East St. Louis, IL — If you have information regarding the murder of Antonio Jones—a Ferguson man whose bullet-riddled body was found burned in the trunk of a car in East St. Louis last month—don't call the Major Case Squad. At least not at the number the group gave a local newspaper when asking for the public's help in finding a person of interest in the case.
When I called, the Jackie Joyner Kersey Foundation answered. And the Major Case Squad?
"They left here about a week ago," a man at the foundation said.
Apparently, the Major Case Squad is employed when homicides are fresh, East St. Louis Det. Gilda Johnson told me. It's also made up not just of members from Johnson's agency, but others on the Illinois side of this metro area, including the state police and cops from St. Clair County. But only at first. And only until the case can be passed on to an East St. Louis detective, Carlos Coleman.
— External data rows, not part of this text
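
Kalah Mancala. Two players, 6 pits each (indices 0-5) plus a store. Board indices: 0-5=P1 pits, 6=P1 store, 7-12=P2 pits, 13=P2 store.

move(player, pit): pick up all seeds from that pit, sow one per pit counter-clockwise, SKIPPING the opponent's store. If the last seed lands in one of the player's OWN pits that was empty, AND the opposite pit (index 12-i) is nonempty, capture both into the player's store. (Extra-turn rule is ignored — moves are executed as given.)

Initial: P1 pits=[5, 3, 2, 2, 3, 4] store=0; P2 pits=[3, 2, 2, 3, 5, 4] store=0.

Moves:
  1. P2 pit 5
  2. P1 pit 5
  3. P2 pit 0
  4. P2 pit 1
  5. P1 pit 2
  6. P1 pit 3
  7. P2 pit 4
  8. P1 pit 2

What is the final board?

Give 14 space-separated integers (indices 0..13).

Move 1: P2 pit5 -> P1=[6,4,3,2,3,4](0) P2=[3,2,2,3,5,0](1)
Move 2: P1 pit5 -> P1=[6,4,3,2,3,0](1) P2=[4,3,3,3,5,0](1)
Move 3: P2 pit0 -> P1=[6,4,3,2,3,0](1) P2=[0,4,4,4,6,0](1)
Move 4: P2 pit1 -> P1=[0,4,3,2,3,0](1) P2=[0,0,5,5,7,0](8)
Move 5: P1 pit2 -> P1=[0,4,0,3,4,1](1) P2=[0,0,5,5,7,0](8)
Move 6: P1 pit3 -> P1=[0,4,0,0,5,2](2) P2=[0,0,5,5,7,0](8)
Move 7: P2 pit4 -> P1=[1,5,1,1,6,2](2) P2=[0,0,5,5,0,1](9)
Move 8: P1 pit2 -> P1=[1,5,0,2,6,2](2) P2=[0,0,5,5,0,1](9)

Answer: 1 5 0 2 6 2 2 0 0 5 5 0 1 9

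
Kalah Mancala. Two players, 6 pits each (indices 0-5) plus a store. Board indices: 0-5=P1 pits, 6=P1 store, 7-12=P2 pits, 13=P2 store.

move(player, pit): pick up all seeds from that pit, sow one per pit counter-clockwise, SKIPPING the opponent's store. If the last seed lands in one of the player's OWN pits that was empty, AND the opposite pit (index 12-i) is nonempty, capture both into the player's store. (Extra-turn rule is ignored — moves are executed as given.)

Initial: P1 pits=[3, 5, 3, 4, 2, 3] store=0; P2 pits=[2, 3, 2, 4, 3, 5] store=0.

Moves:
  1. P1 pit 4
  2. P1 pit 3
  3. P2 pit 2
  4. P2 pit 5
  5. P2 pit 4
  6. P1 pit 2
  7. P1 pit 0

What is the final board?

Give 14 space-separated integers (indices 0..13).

Move 1: P1 pit4 -> P1=[3,5,3,4,0,4](1) P2=[2,3,2,4,3,5](0)
Move 2: P1 pit3 -> P1=[3,5,3,0,1,5](2) P2=[3,3,2,4,3,5](0)
Move 3: P2 pit2 -> P1=[3,5,3,0,1,5](2) P2=[3,3,0,5,4,5](0)
Move 4: P2 pit5 -> P1=[4,6,4,1,1,5](2) P2=[3,3,0,5,4,0](1)
Move 5: P2 pit4 -> P1=[5,7,4,1,1,5](2) P2=[3,3,0,5,0,1](2)
Move 6: P1 pit2 -> P1=[5,7,0,2,2,6](3) P2=[3,3,0,5,0,1](2)
Move 7: P1 pit0 -> P1=[0,8,1,3,3,7](3) P2=[3,3,0,5,0,1](2)

Answer: 0 8 1 3 3 7 3 3 3 0 5 0 1 2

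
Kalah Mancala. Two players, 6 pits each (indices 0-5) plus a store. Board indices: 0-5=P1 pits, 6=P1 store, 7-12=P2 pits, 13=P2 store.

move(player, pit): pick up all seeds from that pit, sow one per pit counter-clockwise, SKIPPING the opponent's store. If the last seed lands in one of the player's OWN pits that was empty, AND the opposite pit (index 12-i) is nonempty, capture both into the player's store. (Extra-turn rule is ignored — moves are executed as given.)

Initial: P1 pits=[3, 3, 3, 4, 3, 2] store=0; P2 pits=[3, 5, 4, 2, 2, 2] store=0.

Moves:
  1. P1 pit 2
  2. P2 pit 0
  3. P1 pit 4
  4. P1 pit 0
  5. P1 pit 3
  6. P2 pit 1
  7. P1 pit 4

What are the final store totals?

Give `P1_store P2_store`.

Answer: 2 1

Derivation:
Move 1: P1 pit2 -> P1=[3,3,0,5,4,3](0) P2=[3,5,4,2,2,2](0)
Move 2: P2 pit0 -> P1=[3,3,0,5,4,3](0) P2=[0,6,5,3,2,2](0)
Move 3: P1 pit4 -> P1=[3,3,0,5,0,4](1) P2=[1,7,5,3,2,2](0)
Move 4: P1 pit0 -> P1=[0,4,1,6,0,4](1) P2=[1,7,5,3,2,2](0)
Move 5: P1 pit3 -> P1=[0,4,1,0,1,5](2) P2=[2,8,6,3,2,2](0)
Move 6: P2 pit1 -> P1=[1,5,2,0,1,5](2) P2=[2,0,7,4,3,3](1)
Move 7: P1 pit4 -> P1=[1,5,2,0,0,6](2) P2=[2,0,7,4,3,3](1)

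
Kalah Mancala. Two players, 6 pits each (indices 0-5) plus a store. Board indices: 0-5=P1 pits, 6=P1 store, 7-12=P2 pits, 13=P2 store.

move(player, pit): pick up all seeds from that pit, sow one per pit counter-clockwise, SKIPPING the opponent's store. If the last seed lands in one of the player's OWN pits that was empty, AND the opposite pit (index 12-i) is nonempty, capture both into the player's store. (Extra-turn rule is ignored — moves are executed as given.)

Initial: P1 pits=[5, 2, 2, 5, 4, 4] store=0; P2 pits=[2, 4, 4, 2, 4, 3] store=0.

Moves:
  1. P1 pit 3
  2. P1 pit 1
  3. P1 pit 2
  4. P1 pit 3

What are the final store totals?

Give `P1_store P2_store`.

Move 1: P1 pit3 -> P1=[5,2,2,0,5,5](1) P2=[3,5,4,2,4,3](0)
Move 2: P1 pit1 -> P1=[5,0,3,0,5,5](6) P2=[3,5,0,2,4,3](0)
Move 3: P1 pit2 -> P1=[5,0,0,1,6,6](6) P2=[3,5,0,2,4,3](0)
Move 4: P1 pit3 -> P1=[5,0,0,0,7,6](6) P2=[3,5,0,2,4,3](0)

Answer: 6 0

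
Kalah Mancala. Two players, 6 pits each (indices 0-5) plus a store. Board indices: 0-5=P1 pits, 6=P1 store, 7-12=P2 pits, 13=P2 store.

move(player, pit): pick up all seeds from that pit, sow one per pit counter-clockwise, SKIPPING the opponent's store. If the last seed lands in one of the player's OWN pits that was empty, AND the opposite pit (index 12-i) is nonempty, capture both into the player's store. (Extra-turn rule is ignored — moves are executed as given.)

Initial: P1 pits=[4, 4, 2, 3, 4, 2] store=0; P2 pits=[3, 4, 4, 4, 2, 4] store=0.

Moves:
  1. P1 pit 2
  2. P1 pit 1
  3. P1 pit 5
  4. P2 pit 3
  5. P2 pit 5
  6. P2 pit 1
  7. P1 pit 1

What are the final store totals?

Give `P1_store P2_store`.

Move 1: P1 pit2 -> P1=[4,4,0,4,5,2](0) P2=[3,4,4,4,2,4](0)
Move 2: P1 pit1 -> P1=[4,0,1,5,6,3](0) P2=[3,4,4,4,2,4](0)
Move 3: P1 pit5 -> P1=[4,0,1,5,6,0](1) P2=[4,5,4,4,2,4](0)
Move 4: P2 pit3 -> P1=[5,0,1,5,6,0](1) P2=[4,5,4,0,3,5](1)
Move 5: P2 pit5 -> P1=[6,1,2,6,6,0](1) P2=[4,5,4,0,3,0](2)
Move 6: P2 pit1 -> P1=[6,1,2,6,6,0](1) P2=[4,0,5,1,4,1](3)
Move 7: P1 pit1 -> P1=[6,0,3,6,6,0](1) P2=[4,0,5,1,4,1](3)

Answer: 1 3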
"They disbanded," Johnson told me of the Major Case Squad.
"That was a temporary hotline. They should have given you the number to the detectives or the dispatch."
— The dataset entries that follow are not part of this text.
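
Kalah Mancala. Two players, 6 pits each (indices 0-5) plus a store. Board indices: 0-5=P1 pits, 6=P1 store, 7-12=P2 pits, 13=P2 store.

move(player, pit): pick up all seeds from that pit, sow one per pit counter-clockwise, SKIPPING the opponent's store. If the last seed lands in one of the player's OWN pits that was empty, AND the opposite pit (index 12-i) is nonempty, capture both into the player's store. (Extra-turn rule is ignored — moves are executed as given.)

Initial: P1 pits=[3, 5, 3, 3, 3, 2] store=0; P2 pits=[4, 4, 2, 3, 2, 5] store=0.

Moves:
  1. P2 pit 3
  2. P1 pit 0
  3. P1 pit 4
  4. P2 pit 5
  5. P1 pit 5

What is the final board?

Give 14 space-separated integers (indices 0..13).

Move 1: P2 pit3 -> P1=[3,5,3,3,3,2](0) P2=[4,4,2,0,3,6](1)
Move 2: P1 pit0 -> P1=[0,6,4,4,3,2](0) P2=[4,4,2,0,3,6](1)
Move 3: P1 pit4 -> P1=[0,6,4,4,0,3](1) P2=[5,4,2,0,3,6](1)
Move 4: P2 pit5 -> P1=[1,7,5,5,1,3](1) P2=[5,4,2,0,3,0](2)
Move 5: P1 pit5 -> P1=[1,7,5,5,1,0](2) P2=[6,5,2,0,3,0](2)

Answer: 1 7 5 5 1 0 2 6 5 2 0 3 0 2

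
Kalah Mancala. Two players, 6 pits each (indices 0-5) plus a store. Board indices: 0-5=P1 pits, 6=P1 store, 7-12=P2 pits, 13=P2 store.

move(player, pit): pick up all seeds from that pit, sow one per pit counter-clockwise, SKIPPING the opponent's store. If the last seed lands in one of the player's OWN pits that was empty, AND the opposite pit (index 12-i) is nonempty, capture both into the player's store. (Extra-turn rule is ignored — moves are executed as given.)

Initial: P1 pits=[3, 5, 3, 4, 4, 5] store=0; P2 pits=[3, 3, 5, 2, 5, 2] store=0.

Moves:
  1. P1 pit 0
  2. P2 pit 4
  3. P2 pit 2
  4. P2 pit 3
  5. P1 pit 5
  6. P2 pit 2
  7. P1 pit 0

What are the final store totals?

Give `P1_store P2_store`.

Move 1: P1 pit0 -> P1=[0,6,4,5,4,5](0) P2=[3,3,5,2,5,2](0)
Move 2: P2 pit4 -> P1=[1,7,5,5,4,5](0) P2=[3,3,5,2,0,3](1)
Move 3: P2 pit2 -> P1=[2,7,5,5,4,5](0) P2=[3,3,0,3,1,4](2)
Move 4: P2 pit3 -> P1=[2,7,5,5,4,5](0) P2=[3,3,0,0,2,5](3)
Move 5: P1 pit5 -> P1=[2,7,5,5,4,0](1) P2=[4,4,1,1,2,5](3)
Move 6: P2 pit2 -> P1=[2,7,5,5,4,0](1) P2=[4,4,0,2,2,5](3)
Move 7: P1 pit0 -> P1=[0,8,6,5,4,0](1) P2=[4,4,0,2,2,5](3)

Answer: 1 3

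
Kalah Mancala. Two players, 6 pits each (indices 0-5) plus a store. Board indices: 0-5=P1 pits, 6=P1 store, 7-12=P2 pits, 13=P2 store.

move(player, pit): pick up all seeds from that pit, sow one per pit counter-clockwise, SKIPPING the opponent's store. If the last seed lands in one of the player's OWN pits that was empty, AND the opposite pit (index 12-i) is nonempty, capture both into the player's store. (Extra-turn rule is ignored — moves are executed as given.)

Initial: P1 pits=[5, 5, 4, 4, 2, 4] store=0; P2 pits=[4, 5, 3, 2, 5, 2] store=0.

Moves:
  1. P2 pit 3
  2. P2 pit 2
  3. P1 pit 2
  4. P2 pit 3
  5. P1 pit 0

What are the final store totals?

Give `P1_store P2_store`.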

It took a moment to realize that, in addition to the message left with the police chief, and the numerous hang-ups on the part of the desk sergeant, Johnson was the very person I'd called at the East St. Louis Police Department last week to inquire about the person of interest in Jones’ murder. She had a simple answer to my inquiry about the calls that were never returned—from her or anyone else in the detective bureau.
"They probably didn't answer because you're with the media," she said.
All this would be laughable if it weren't for the grim statistics. With a population of 27,000, East St. Louis notched 25 murders in 2011, 17 in 2012 and 15 last year. The city is incredibly violent for its size, on par with metropolises that dwarf the town. And while much scrutiny of police action has been focused on law enforcement agencies in neighboring St. Louis County, where Ferguson is, their counterpart on the Illinois side of the river might be worth a closer look. After all, it appears that for anyone trying to provide information on person of interest, Hairl Johnson, some looking, calling and waiting will be required.
He is still a person of interest, by the way.
“If he wasn’t we wouldn’t still be looking for him,” Det. Johnson reassured me.
As a reporter, part of the job is asking questions you know won’t be answered. “This is an ongoing investigation, so I’m not going to talk about that,” is a typical response. But being hung up on before having chance to tell the unnamed desk sergeant I was with the fourth estate is not the norm. It’s also not usually the case that a police department provides a temporary number for a murder investigation, either.
“You got the wrong number for that,” Det. Johnson told her colleague, Coleman, over the phone while I fed her questions. “So anyone looking to give information on it, that’s a dead end.”
Inside the municipal building where the East St. Louis Police Department is headquartered, a cop sat by a metal detector and said nothing to me when I approached; she just kept talking on her phone. I emptied my pockets and went through. Others did the same, a chime indicating they weren’t clean. But the guard never budged. On the second floor I rang a buzzer at the door of the detective bureau. The old man who emerged wasn’t impressed with credentials, to say the least.
“Who are you and what do you want with that information?” he said when I asked about Jones’s murder.
“I’m a reporter.”
“Not a newspaper, a website.”
“Doesn’t sound like much of a thing to me.”
Coleman wasn’t around so I left, down a few broken streets to the corner of East Broadway South 18th Street, where the city’s ambulance services are located. The car containing Jones’s body -- with the two gunshot wounds in his chest a medical examiner identified as the cause of death -- was found in a vacant lot at the intersection.
Back at police headquarters, Chief of Police Michael Floore Sr. ran out of the detective bureau, barking into a walkie talkie.
“I need everyone here, all cars,” he said. “I’ve got 300 people coming over here.”
A report that a crowd protesting the Ferguson grand jury’s decision had apparently come in. Det. Johnson left in an elevator and I found myself alone in the building, save two women in the dispatch center.
There wasn’t an armed cop around, except for the door guard on her phone, letting people through while the metal detector buzzed incessantly.
“Are there protesters outside?”
One of the dispatchers shook her head.